By using various alloys together with "Selective Laser Melting" Miller" hopes to reduce the stiffness of the implant and match it to that of bone in order to overcome "the main reason why orthopaedic implants fail. If successful, this work will help lead to more durable implants, reducing the need for revision surgery and allowing orthopaedic implants to be used on younger adult patients".

 

Miller's entry in Science's "Dance Your Ph.D. contest "Microstructure-Property relationships in Ti2448 components produced by Selective Laser Melting: A Love Story" has won the grand-prize of US$1000 and he gets a free trip to Belgium to be crowned champion 22 November at TEDxBrussels, a gathering of scientists, artists, and business leaders.

 

Science noted that: "Miller's entry was unusual in that, unlike all of the other entrants, he didn't film his dance. "We didn't have a video camera," he says. So he and his friends shot a series of 2200 still photographs of the dance in action and then converted the photos into stop-motion animation.
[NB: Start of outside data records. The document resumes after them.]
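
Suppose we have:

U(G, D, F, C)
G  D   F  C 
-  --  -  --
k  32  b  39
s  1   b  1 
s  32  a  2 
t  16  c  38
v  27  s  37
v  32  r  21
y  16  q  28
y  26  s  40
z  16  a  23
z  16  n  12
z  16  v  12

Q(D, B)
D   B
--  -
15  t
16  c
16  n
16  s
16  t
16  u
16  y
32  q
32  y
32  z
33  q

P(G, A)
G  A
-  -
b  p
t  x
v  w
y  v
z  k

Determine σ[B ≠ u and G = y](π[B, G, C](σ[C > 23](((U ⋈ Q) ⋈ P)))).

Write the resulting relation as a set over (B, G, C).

Joining U and Q on D yields {(k, 32, b, 39, q), (k, 32, b, 39, y), (k, 32, b, 39, z), (s, 32, a, 2, q), (s, 32, a, 2, y), (s, 32, a, 2, z), (t, 16, c, 38, c), (t, 16, c, 38, n), (t, 16, c, 38, s), (t, 16, c, 38, t), (t, 16, c, 38, u), (t, 16, c, 38, y), (v, 32, r, 21, q), (v, 32, r, 21, y), (v, 32, r, 21, z), (y, 16, q, 28, c), (y, 16, q, 28, n), (y, 16, q, 28, s), (y, 16, q, 28, t), (y, 16, q, 28, u), (y, 16, q, 28, y), (z, 16, a, 23, c), (z, 16, a, 23, n), (z, 16, a, 23, s), (z, 16, a, 23, t), (z, 16, a, 23, u), (z, 16, a, 23, y), (z, 16, n, 12, c), (z, 16, n, 12, n), (z, 16, n, 12, s), (z, 16, n, 12, t), (z, 16, n, 12, u), (z, 16, n, 12, y), (z, 16, v, 12, c), (z, 16, v, 12, n), (z, 16, v, 12, s), (z, 16, v, 12, t), (z, 16, v, 12, u), (z, 16, v, 12, y)}.
Joining (U ⋈ Q) and P on G yields {(t, 16, c, 38, c, x), (t, 16, c, 38, n, x), (t, 16, c, 38, s, x), (t, 16, c, 38, t, x), (t, 16, c, 38, u, x), (t, 16, c, 38, y, x), (v, 32, r, 21, q, w), (v, 32, r, 21, y, w), (v, 32, r, 21, z, w), (y, 16, q, 28, c, v), (y, 16, q, 28, n, v), (y, 16, q, 28, s, v), (y, 16, q, 28, t, v), (y, 16, q, 28, u, v), (y, 16, q, 28, y, v), (z, 16, a, 23, c, k), (z, 16, a, 23, n, k), (z, 16, a, 23, s, k), (z, 16, a, 23, t, k), (z, 16, a, 23, u, k), (z, 16, a, 23, y, k), (z, 16, n, 12, c, k), (z, 16, n, 12, n, k), (z, 16, n, 12, s, k), (z, 16, n, 12, t, k), (z, 16, n, 12, u, k), (z, 16, n, 12, y, k), (z, 16, v, 12, c, k), (z, 16, v, 12, n, k), (z, 16, v, 12, s, k), (z, 16, v, 12, t, k), (z, 16, v, 12, u, k), (z, 16, v, 12, y, k)}.
Selection C > 23: {(t, 16, c, 38, c, x), (t, 16, c, 38, n, x), (t, 16, c, 38, s, x), (t, 16, c, 38, t, x), (t, 16, c, 38, u, x), (t, 16, c, 38, y, x), (y, 16, q, 28, c, v), (y, 16, q, 28, n, v), (y, 16, q, 28, s, v), (y, 16, q, 28, t, v), (y, 16, q, 28, u, v), (y, 16, q, 28, y, v)}
Projecting to B, G, C: {(c, t, 38), (c, y, 28), (n, t, 38), (n, y, 28), (s, t, 38), (s, y, 28), (t, t, 38), (t, y, 28), (u, t, 38), (u, y, 28), (y, t, 38), (y, y, 28)}
Selection B ≠ u and G = y: {(c, y, 28), (n, y, 28), (s, y, 28), (t, y, 28), (y, y, 28)}

{(c, y, 28), (n, y, 28), (s, y, 28), (t, y, 28), (y, y, 28)}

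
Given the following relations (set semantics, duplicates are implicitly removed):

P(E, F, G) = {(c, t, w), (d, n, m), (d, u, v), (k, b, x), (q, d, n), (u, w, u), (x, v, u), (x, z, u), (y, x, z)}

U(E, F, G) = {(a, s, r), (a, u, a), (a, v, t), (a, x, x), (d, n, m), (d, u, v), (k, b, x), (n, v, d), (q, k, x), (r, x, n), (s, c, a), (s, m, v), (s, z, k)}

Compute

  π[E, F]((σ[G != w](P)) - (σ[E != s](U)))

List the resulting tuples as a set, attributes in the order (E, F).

σ[G != w]: keep tuples satisfying G != w → {(d, n, m), (d, u, v), (k, b, x), (q, d, n), (u, w, u), (x, v, u), (x, z, u), (y, x, z)}
σ[E != s]: keep tuples satisfying E != s → {(a, s, r), (a, u, a), (a, v, t), (a, x, x), (d, n, m), (d, u, v), (k, b, x), (n, v, d), (q, k, x), (r, x, n)}
Set difference of the two operands is {(q, d, n), (u, w, u), (x, v, u), (x, z, u), (y, x, z)}.
Projecting to E, F: {(q, d), (u, w), (x, v), (x, z), (y, x)}

{(q, d), (u, w), (x, v), (x, z), (y, x)}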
That allowed Miller to appear to fly over the ground wearing silvery spandex and a cape as he danced with women representing titanium's alpha and beta crystalline forms.

 

"Each dance had to be based on a scientist's Ph.D. research, and that scientist had to be part of the dance. A record 55 dances were submitted to this year's contest, covering everything from psychology to astrophysics. Last week, 16 finalists were chosen by six previous winners of the contest. The finalists were then scored by a panel of judges that included scientists from Harvard University, the Massachusetts Institute of Technology, and Boston University, as well as choreographers from Pilobolus and the entire dance cast of Shadowland."